Nestes dias de chumbo parece
estar a instalar-se de mansinho, mas de forma progressivamente mais perceptível,
um sentimento que me parece inquietante, um sentimento de medo.
Em consequência de políticas e valores
extraordinariamente agressivos e pouco centradas nas pessoas, estas sentem-se
ameaçadas e sentem que está em causa muito
do que, com maior ou menor realismo, sentiam seguro para si e para os que lhes
estão próximos, o trabalho, uma imagem de futuro, a ideia de que "se
depender de mim, vai correr bem".
Todos os dias se ouve falar da
precarização das relações laborais, do aumento do desemprego, dos despedimentos
com a maior das ligeirezas, como se não estivéssemos a falar de pessoas e
devastadoras situações de pobreza e indignidade. Muitos de nós começam a pensar
"quando me vai tocar a mim?", "o que vai acontecer ainda?".

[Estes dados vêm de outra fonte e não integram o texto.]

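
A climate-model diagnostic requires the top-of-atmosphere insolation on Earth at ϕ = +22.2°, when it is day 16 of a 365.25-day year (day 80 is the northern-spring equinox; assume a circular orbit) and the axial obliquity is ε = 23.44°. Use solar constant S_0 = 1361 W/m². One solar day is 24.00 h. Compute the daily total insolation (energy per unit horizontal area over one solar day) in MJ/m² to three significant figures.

Solar longitude: L_s = 360° × (16 − 80)/365.25 = -63.080°, i.e. -63.080° + 360° = 296.920°.
sin δ = sin 23.44° × sin 296.920° = -0.35468, so δ = -20.774°.
cos h₀ = −tan(+22.2°) tan(-20.774°) = 0.1548, h₀ = 1.4154 rad.
Bracket: h₀ sin ϕ sin δ + cos ϕ cos δ sin h₀ = 1.4154×0.37784×-0.35468 + 0.92587×0.93499×0.98794 = -0.189681 + 0.855239 = 0.665558.
Q̄ = (S_0/π) × [bracket] = (1361/π) × 0.665558 = 288.33 W/m².
Daily total = Q̄ × 24.00 h × 3600 s/h = 288.33 × 24.00 × 3600 / 10⁶ = 24.91 MJ/m².

24.9 MJ/m²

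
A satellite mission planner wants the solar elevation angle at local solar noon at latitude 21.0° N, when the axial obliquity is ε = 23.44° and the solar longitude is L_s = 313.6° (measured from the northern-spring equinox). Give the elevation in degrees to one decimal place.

Solar declination: sin δ = sin ε · sin L_s = sin 23.44° × sin 313.6° = -0.28807, so δ = -16.742°.
At local noon the hour angle is zero, so the zenith angle equals |ϕ − δ| = |+21.0° − (-16.742°)| = 37.742°.
Elevation = 90° − 37.742° = 52.3°.

52.3°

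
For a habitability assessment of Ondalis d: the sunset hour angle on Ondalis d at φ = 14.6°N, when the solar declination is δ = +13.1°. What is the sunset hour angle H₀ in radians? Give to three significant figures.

H₀ = 1.63 rad

cos H₀ = −tan φ · tan δ = −tan(+14.6°) × tan(+13.100°) = -0.0606, so H₀ = 1.6314 rad = 93.48°.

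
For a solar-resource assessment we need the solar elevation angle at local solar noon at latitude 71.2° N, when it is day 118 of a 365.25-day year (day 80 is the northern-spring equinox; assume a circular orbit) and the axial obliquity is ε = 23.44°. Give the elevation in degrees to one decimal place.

32.8°

Solar longitude: λ_s = 360° × (118 − 80)/365.25 = 37.454°.
sin δ = sin 23.44° × sin 37.454° = 0.24190, so δ = +13.999°.
At local noon the hour angle is zero, so the zenith angle equals |φ − δ| = |+71.2° − (+13.999°)| = 57.201°.
Elevation = 90° − 57.201° = 32.8°.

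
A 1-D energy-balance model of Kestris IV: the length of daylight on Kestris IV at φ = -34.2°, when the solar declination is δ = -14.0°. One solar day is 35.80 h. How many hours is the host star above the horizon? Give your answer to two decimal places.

cos H₀ = −tan φ · tan δ = −tan(-34.2°) × tan(-14.000°) = -0.1694, so H₀ = 1.7411 rad = 99.76°.
Daylight = 2H₀/(2π) × 35.80 h = (1.7411/π) × 35.80 = 19.84 h.

19.84 h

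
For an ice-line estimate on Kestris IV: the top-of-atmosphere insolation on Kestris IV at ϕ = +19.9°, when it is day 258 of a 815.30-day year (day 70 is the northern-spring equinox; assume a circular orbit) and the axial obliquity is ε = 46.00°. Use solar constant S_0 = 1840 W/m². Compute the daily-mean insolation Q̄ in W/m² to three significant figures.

Q̄ ≈ 636 W/m²

Solar longitude: L_s = 360° × (258 − 70)/815.30 = 83.012°.
sin δ = sin 46.00° × sin 83.012° = 0.71400, so δ = +45.561°.
cos h₀ = −tan(+19.9°) tan(+45.561°) = -0.3692, h₀ = 1.9489 rad.
Bracket: h₀ sin ϕ sin δ + cos ϕ cos δ sin h₀ = 1.9489×0.34038×0.71400 + 0.94029×0.70015×0.92937 = 0.473644 + 0.611845 = 1.085489.
Q̄ = (S_0/π) × [bracket] = (1840/π) × 1.085489 = 635.8 W/m².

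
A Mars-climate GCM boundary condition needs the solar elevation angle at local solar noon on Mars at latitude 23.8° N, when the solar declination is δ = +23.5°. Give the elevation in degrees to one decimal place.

89.7°

At local noon the hour angle is zero, so the zenith angle equals |φ − δ| = |+23.8° − (+23.500°)| = 0.300°.
Elevation = 90° − 0.300° = 89.7°.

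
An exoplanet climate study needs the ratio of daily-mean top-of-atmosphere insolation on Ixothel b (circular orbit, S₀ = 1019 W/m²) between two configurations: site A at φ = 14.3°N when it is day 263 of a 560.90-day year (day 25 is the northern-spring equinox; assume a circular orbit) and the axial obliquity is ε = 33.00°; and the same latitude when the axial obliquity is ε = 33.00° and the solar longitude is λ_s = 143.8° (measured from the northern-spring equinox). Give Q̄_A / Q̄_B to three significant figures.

Q̄_A / Q̄_B ≈ 0.992

— Configuration A (φ=+14.3°):
Solar longitude: λ_s = 360° × (263 − 25)/560.90 = 152.755°.
sin δ = sin 33.00° × sin 152.755° = 0.24934, so δ = +14.438°.
cos H₀ = −tan(+14.3°) tan(+14.438°) = -0.0656, H₀ = 1.6365 rad.
Bracket: H₀ sin φ sin δ + cos φ cos δ sin H₀ = 1.6365×0.24700×0.24934 + 0.96902×0.96842×0.99784 = 0.100787 + 0.936391 = 1.037178.
Q̄ = (S₀/π) × [bracket] = (1019/π) × 1.037178 = 336.42 W/m².
— Configuration B (φ=+14.3°):
Solar declination: sin δ = sin ε · sin λ_s = sin 33.00° × sin 143.8° = 0.32167, so δ = +18.764°.
cos H₀ = −tan(+14.3°) tan(+18.764°) = -0.0866, H₀ = 1.6575 rad.
Bracket: H₀ sin φ sin δ + cos φ cos δ sin H₀ = 1.6575×0.24700×0.32167 + 0.96902×0.94685×0.99624 = 0.131693 + 0.914067 = 1.045760.
Q̄ = (S₀/π) × [bracket] = (1019/π) × 1.045760 = 339.20 W/m².
Ratio Q̄_A / Q̄_B = 336.42 / 339.20 = 0.9918.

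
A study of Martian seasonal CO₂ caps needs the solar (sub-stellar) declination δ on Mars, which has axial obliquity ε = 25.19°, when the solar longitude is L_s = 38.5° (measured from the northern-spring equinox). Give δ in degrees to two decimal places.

δ = +15.36°

sin δ = sin ε · sin L_s = sin 25.19° × sin 38.5° = 0.264956.
δ = arcsin(0.264956) = +15.36°.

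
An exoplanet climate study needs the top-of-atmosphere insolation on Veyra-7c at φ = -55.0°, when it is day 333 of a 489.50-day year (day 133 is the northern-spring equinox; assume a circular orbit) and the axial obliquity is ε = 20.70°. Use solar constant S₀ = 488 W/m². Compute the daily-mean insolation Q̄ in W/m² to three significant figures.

Q̄ ≈ 52.5 W/m²

Solar longitude: λ_s = 360° × (333 − 133)/489.50 = 147.089°.
sin δ = sin 20.70° × sin 147.089° = 0.19206, so δ = +11.073°.
cos H₀ = −tan(-55.0°) tan(+11.073°) = 0.2795, H₀ = 1.2875 rad.
Bracket: H₀ sin φ sin δ + cos φ cos δ sin H₀ = 1.2875×-0.81915×0.19206 + 0.57358×0.98138×0.96015 = -0.202557 + 0.540468 = 0.337911.
Q̄ = (S₀/π) × [bracket] = (488/π) × 0.337911 = 52.49 W/m².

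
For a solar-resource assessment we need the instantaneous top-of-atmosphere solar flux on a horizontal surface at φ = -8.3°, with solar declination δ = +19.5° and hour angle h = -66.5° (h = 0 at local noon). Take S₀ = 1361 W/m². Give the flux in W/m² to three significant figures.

441 W/m²

cos θ_z = sin φ sin δ + cos φ cos δ cos h = -0.048187 + 0.371940 = 0.323753.
Flux = S₀ · cos θ_z = 1361 × 0.323753 = 440.6 W/m².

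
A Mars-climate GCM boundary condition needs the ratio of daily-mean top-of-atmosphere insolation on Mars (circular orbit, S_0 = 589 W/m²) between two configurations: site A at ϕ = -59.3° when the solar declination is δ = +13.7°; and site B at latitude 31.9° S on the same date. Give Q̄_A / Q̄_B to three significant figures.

— Configuration A (ϕ=-59.3°):
cos h₀ = −tan(-59.3°) tan(+13.700°) = 0.4106, h₀ = 1.1477 rad.
Bracket: h₀ sin ϕ sin δ + cos ϕ cos δ sin h₀ = 1.1477×-0.85985×0.23684 + 0.51054×0.97155×0.91183 = -0.233726 + 0.452281 = 0.218555.
Q̄ = (S_0/π) × [bracket] = (589/π) × 0.218555 = 40.976 W/m².
— Configuration B (ϕ=-31.9°):
cos h₀ = −tan(-31.9°) tan(+13.700°) = 0.1517, h₀ = 1.4185 rad.
Bracket: h₀ sin ϕ sin δ + cos ϕ cos δ sin h₀ = 1.4185×-0.52844×0.23684 + 0.84897×0.97155×0.98842 = -0.177533 + 0.815265 = 0.637732.
Q̄ = (S_0/π) × [bracket] = (589/π) × 0.637732 = 119.56 W/m².
Ratio Q̄_A / Q̄_B = 40.976 / 119.56 = 0.3427.

Q̄_A / Q̄_B ≈ 0.343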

Das lideranças, de quem se espera
que promovam visão e confiança, apenas surgem discursos de mais dificuldades e
de uma insensibilidade que não parece de gente que gere os destinos de outra gente.

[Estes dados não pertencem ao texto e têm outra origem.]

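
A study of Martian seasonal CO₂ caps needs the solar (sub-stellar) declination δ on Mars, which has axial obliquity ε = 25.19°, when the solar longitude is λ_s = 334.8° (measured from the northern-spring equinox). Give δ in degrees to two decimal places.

sin δ = sin ε · sin λ_s = sin 25.19° × sin 334.8° = -0.181221.
δ = arcsin(-0.181221) = -10.44°.

δ = -10.44°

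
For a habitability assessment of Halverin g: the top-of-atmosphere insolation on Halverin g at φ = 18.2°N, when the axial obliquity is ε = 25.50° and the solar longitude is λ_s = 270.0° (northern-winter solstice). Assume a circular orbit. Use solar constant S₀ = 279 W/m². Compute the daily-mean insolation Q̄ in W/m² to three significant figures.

Q̄ ≈ 58.3 W/m²

Solar declination: sin δ = sin ε · sin λ_s = sin 25.50° × sin 270.0° = -0.43051, so δ = -25.500°.
cos H₀ = −tan(+18.2°) tan(-25.500°) = 0.1568, H₀ = 1.4133 rad.
Bracket: H₀ sin φ sin δ + cos φ cos δ sin H₀ = 1.4133×0.31233×-0.43051 + 0.94997×0.90259×0.98763 = -0.190034 + 0.846827 = 0.656793.
Q̄ = (S₀/π) × [bracket] = (279/π) × 0.656793 = 58.33 W/m².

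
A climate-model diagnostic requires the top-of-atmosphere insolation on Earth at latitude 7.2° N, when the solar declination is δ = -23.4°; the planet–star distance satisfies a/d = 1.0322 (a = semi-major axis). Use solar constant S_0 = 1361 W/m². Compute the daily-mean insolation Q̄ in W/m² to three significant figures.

Q̄ ≈ 385 W/m²

cos h₀ = −tan(+7.2°) tan(-23.400°) = 0.0547, h₀ = 1.5161 rad.
Bracket: h₀ sin ϕ sin δ + cos ϕ cos δ sin h₀ = 1.5161×0.12533×-0.39715 + 0.99211×0.91775×0.99850 = -0.075464 + 0.909143 = 0.833679.
Inverse-square distance factor (a/d)² = 1.0322² = 1.065437.
Q̄ = (S_0/π) × 1.065437 × [bracket] = (1361/π) × 1.065437 × 0.833679 = 384.8 W/m².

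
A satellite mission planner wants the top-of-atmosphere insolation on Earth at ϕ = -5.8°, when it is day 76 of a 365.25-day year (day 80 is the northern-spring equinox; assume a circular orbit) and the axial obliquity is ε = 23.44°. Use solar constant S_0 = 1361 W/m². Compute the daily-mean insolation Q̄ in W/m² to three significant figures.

Solar longitude: L_s = 360° × (76 − 80)/365.25 = -3.943°, i.e. -3.943° + 360° = 356.057°.
sin δ = sin 23.44° × sin 356.057° = -0.02735, so δ = -1.567°.
cos h₀ = −tan(-5.8°) tan(-1.567°) = -0.0028, h₀ = 1.5736 rad.
Bracket: h₀ sin ϕ sin δ + cos ϕ cos δ sin h₀ = 1.5736×-0.10106×-0.02735 + 0.99488×0.99963×1.00000 = 0.004349 + 0.994512 = 0.998861.
Q̄ = (S_0/π) × [bracket] = (1361/π) × 0.998861 = 432.7 W/m².

Q̄ ≈ 433 W/m²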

Os discursos que se ouvem e muitos
comportamentos que se observam são de medo, um pequeníssimo passo antes da
raiva de quem já não tem nada a perder.
Lembrei-me das letras do O'Neill
cantadas pelo José Mário Branco, agora parecemos estar a ficar perfilados de
medo.
E a seguir?
(...)
Perfilados de medo, sem mais voz
o coração nos dentes oprimido
os loucos, os fantasmas somos nós
(...)
o coração nos dentes oprimido
os loucos, os fantasmas somos nós
(...)
Não. nós já não somos pessoas, nem sequer números, nem gado. Somos coisas descartáveis que nem servimos para ser reciclados. Lixo, sim, lixo. Medo? sim, a princípio, agora já não. Roubaram tudo, só não me roubam a dignidade porque eu não deixo. Prefiro morrer. Bem haja Zé Morgado pelo seu espírito lutador.